Чтобы избежать тяжелых сцен с отцом, Пушкин почти не бывал дома, предпочитая длительные прогулки по окрестностям и общество тригорских знакомых. Заточение в глухую деревню на первых порах породило у него жестокую тоску. Свою жизнь в Михайловском он называет «нелепым существованием». «Вы хотите знать его, это нелепое существование, — писал он в Одессу В. Ф. Вяземской в конце октября 1824 года, — то, что я предвидел, сбылось. Пребывание среди семьи только усугубило мои огорчения, и без того достаточно существенные. Меня попрекают моей ссылкой; считают себя вовлеченными в мое несчастье; утверждают, будто я проповедую атеизм сестре... и брату... Мой отец имел слабость согласиться на выполнение обязанностей, которые, во всех обстоятельствах, поставили его в ложное положение по отношению ко мне; вследствие этого все то время, что я не в постели, я провожу верхом в полях. Все, что напоминает мне море, наводит на меня грусть — журчанье ручья причиняет мне боль в буквальном смысле слова — думаю, что голубое небо заставило бы меня плакать от бешенства, но слава богу небо у нас сивое, а луна точная репка...»

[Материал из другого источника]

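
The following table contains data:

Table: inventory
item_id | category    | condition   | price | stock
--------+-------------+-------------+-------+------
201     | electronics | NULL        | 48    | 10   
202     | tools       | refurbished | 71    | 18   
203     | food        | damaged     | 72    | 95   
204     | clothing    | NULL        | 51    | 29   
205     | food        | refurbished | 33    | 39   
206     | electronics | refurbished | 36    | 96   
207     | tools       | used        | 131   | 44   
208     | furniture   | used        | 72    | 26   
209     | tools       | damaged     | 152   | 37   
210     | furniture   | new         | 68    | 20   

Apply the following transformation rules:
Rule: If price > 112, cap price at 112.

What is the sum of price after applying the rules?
675

Step 1: 2 records have price > 112
Step 2: These records originally summed to 283
Step 3: After capping: 2 × 112 = 224
Step 4: Unaffected records sum: 451
Step 5: Final sum = 224 + 451 = 675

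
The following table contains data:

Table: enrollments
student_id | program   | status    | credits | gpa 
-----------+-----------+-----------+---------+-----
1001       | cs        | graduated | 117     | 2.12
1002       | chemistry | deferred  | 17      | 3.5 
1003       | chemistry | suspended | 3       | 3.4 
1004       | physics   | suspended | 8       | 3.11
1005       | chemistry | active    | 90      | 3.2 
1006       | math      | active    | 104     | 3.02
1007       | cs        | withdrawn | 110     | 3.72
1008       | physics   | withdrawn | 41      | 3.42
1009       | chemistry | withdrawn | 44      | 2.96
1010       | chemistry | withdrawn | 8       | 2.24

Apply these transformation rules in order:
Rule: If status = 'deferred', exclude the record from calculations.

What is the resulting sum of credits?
525

Step 1: Identify records where status = 'deferred'
Step 2: The excluded records sum to 17
Step 3: Original total credits = 542
Step 4: Remaining total = 542 - 17 = 525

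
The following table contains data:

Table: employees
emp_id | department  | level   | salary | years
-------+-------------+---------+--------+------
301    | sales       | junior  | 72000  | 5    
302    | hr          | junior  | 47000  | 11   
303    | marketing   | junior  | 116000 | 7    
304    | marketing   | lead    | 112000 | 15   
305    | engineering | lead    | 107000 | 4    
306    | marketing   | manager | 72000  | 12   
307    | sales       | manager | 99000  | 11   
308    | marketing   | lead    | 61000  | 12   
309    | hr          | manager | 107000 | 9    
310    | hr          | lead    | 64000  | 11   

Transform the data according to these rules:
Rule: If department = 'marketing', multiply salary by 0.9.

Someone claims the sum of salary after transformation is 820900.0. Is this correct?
Yes, the result is correct.

Step 1: Calculate the correct sum after transformation
Step 2: Apply multiplier 0.9 to records where department = 'marketing'
Step 3: Correct result = 820900.0
Step 4: Claimed result = 820900.0
Step 5: 820900.0 = 820900.0 ✓
Conclusion: The claimed result is correct.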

Даже очарование здешней природы, которую он любил и которой восторгался в первые приезды сюда, теперь в какой-то мере померкло для него. И потребовалось время, чтобы поэт смог снова почувствовать ее обаяние, а также увидеть и положительную сторону своего вынужденного одиночества — возможность отдаться поэтическому творчеству, возможность еще более сблизиться и подружиться с Осиповыми-Вульф из Тригорского, которое всего через несколько месяцев после приезда в ссылку стало вторым домом опального поэта.
В первой половине ноября 1824 года из Михайловского уехали брат поэта Лев Сергеевич и сестра Ольга Сергеевна, а через некоторое время и родители. Сергей Львович в письме к местному начальству объяснял, что он не может далее оставаться в деревне из-за неотложных дел, следовательно, отказывается от возложенных на него поручений следить за поведением сына. Отъезд семьи разрядил грозовую обстановку в михайловском доме. «Скажи моему гению-хранителю, моему Жуковскому, — писал поэт брату в письме в двадцатых числах ноября, — что, слава богу, все кончено. Письмо мое к Адеркасу у меня, наши, думаю, доехали, а я жив и здоров».
А двумя неделями позже он в письме в Одессу к приятелю Д. М. Шварцу писал о том же: «Буря, кажется, успокоилась, осмеливаюсь выглянуть из моего гнезда и подать нам голос, милый Дмитрий Максимович. Вот уже 4 месяца, как нахожусь я в глухой деревне — скучно, да нечего делать; здесь нет ни моря, ни неба полудня, ни итальянской оперы. Но зато нет — ни саранчи, ни милордов Уоронцовых. Уединение мое совершенно — праздность торжественна».
Пушкину предстояло провести теперь в этом доме многие месяцы михайловского изгнания. Впрочем, поэт не думал, что его пребывание в Михайловском будет длительным. Он всерьез намеревался бежать за границу.
«...УЖ НЕДОЛГО МНЕ В ИЗГНАНЬЕ МИРНОМ ОСТАВАТЬСЯ»
О бегстве за границу Пушкин подумывал еще в пору южной ссылки, и это нашло отражение в поэтических строках первой главы «Евгения Онегина»:
Новая ссылка в псковскую деревню возродила мысль вырваться из заточения бегством за границу. Сначала он собирался осуществить свой план с помощью брата и А. Н. Вульфа.
Провожая Льва Сергеевича из Михайловского в Петербург в начале ноября 1824 года, он поручил ему тщательно подготовить побег, затем приехать снова к нему в Михайловское для осуществления задуманного. Причем Левушка не должен был медлить с возвращением из Петербурга, о чем ясно говорит письмо поэта к нему, которое он послал буквально вслед уехавшему брату и в котором, прося его прислать различные вещи, в том числе горчицы и сыру, многозначительно добавлял: «...но это ты и сам мне привезешь». В письме ему же около 20 декабря поэт торопил Льва Сергеевича с приездом, так как А. Н. Вульф, которого братья собирались привлечь к задуманному предприятию, был уже здесь: «Вульф здесь, я ему ничего еще не говорил, но жду тебя — приезжай хоть с Прасковьей Александровной, хоть с Дельвигом; переговориться нужно непременно».